Sankei: We Should Consistently Urge China to Implement Structural Reform. While dialogues are important, without hastily trying to reduce short-term trade deficits we must press China hard to work on structural reform.

Do we really know what happened in the trade talks last week? The news media reported that there are two different narratives. The U.S. narrative reflected U.S. President Donald Trump’s negotiating tactics of “making a deal from a position of strength,” while the Chinese version assumed that the supreme leader of China would never give in to a foreign threat.

Let’s start with the U.S. version: Shortly before the talks started, the negotiations were in their final laps. China, however, rejected American demands that it change laws constraining American businesses, pulled back from its commitments and attempted to renegotiate the trade deal.

The Chinese version is completely the opposite: There had not been a breakdown in talks and China had not reneged on the deal. The two sides are still in the process of exchanging draft agreements and before an agreement is reached, any change is natural. Thus, China did not backtrack but just had disagreements over how to write some of the text. It was just a small setback and the negotiations would continue but China wanted a deal premised on equality and dignity, and the remaining differences were matters of principle over which China could not make concessions.

Alright, folks! Which side is telling the truth? I would say neither of them.
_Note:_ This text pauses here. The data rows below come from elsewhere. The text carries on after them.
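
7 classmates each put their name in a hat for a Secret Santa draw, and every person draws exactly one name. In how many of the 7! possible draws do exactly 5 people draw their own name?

Choose which 5 of the 7 are fixed: C(7,5) = 21.
The remaining 2 must be deranged: !2 = 1.
Total: 21 × 1 = 21.

21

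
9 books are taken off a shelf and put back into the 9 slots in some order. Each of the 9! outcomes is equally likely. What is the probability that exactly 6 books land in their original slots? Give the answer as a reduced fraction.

1/2160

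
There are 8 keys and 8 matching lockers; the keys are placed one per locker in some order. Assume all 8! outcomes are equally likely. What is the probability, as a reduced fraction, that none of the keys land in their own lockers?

Favorable outcomes: !8 = 14833.
Total outcomes: 8! = 40320.
Probability = 14833/40320 = 2119/5760.

2119/5760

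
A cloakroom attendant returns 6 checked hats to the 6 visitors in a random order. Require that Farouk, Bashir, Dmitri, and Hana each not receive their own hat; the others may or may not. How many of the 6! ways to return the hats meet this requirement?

362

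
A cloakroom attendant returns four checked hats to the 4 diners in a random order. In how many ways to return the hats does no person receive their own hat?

9

!4 = 4! · Σ_{k=0}^{4} (-1)^k/k!
= 4! - 4!/1! + 4!/2! - 4!/3! + 4!/4!
= 24 - 24 + 12 - 4 + 1
= 9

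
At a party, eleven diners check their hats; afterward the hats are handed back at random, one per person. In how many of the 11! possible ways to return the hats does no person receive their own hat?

Use !n = n·!(n-1) + (-1)^n.
!11 = 11·1334961 - 1 = 14684570

14684570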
The following is my take on what happened last week, based on my experience in negotiating trade deals with my U.S. counterparts for two years in my capacity as chief negotiator on trade in services at the World Trade Organization between 1994 and 1996.

Although I have no classified information now about the so-called U.S.-China draft agreement, I can easily imagine what was happening behind the scenes. According to a Reuters report from Washington and Beijing, the document was a nearly 150-page draft trade agreement with seven chapters.

The Reuters report stated that in each of the seven chapters, “China had deleted its commitments to change laws over issues including theft of U.S. intellectual property and trade secrets; forced technology transfers; competition policy; access to financial services; and currency manipulation.” I do not consider the report to be accurate or neutral. If I had negotiated a trade deal, especially one written up in a 150-page document, I would never call it a “draft agreement” because the final agreement would be a package deal and if you have 150 pages with seven chapters you can easily have dozens of “two suggestions in brackets” removed if agreed upon by the two sides.

If so, the U.S. narrative is misleading. The negotiations were hardly in their final laps. China might have just rejected the American suggestions that it “change laws constraining American businesses.” Thus, China might neither have “pulled back” nor “reneged.” It just attempted to continue to negotiate the trade deal.

By the same token, the Chinese version is not accurate, either. China could have been willing to change relevant laws and regulations as long as the amendments were not viewed by political enemies or ordinary people as a defeat or as “losing face” because Washington has forced a top Chinese leader to accept the deal against his will.

China, in a nutshell, might have hinted to the U.S. negotiators that Beijing would, quietly or coincidentally amend those laws if they were not clearly specified in the agreement. Americans, however, naturally demanded to publicize the document. That would not be a deal with dignity for the Chinese and could undermine matters of principle.

Regardless of which side is telling the truth, the bilateral negotiations will not easily be concluded to their satisfaction. They will only sporadically produce limited, tentative or superficial compromise deals. As I stated previously, the U.S.-China “Star Wars” series will continue for a decade or two and a new episode has just begun.

The longer the showdown between the world’s two biggest economies persists, the more divided into two digital economic blocs — Chinese and American — the global economy will become. Whether we like it or not, we may have to eventually decide to which block we belong.

Kuni Miyake is president of the Foreign Policy Institute and research director at Canon Institute for Global Studies.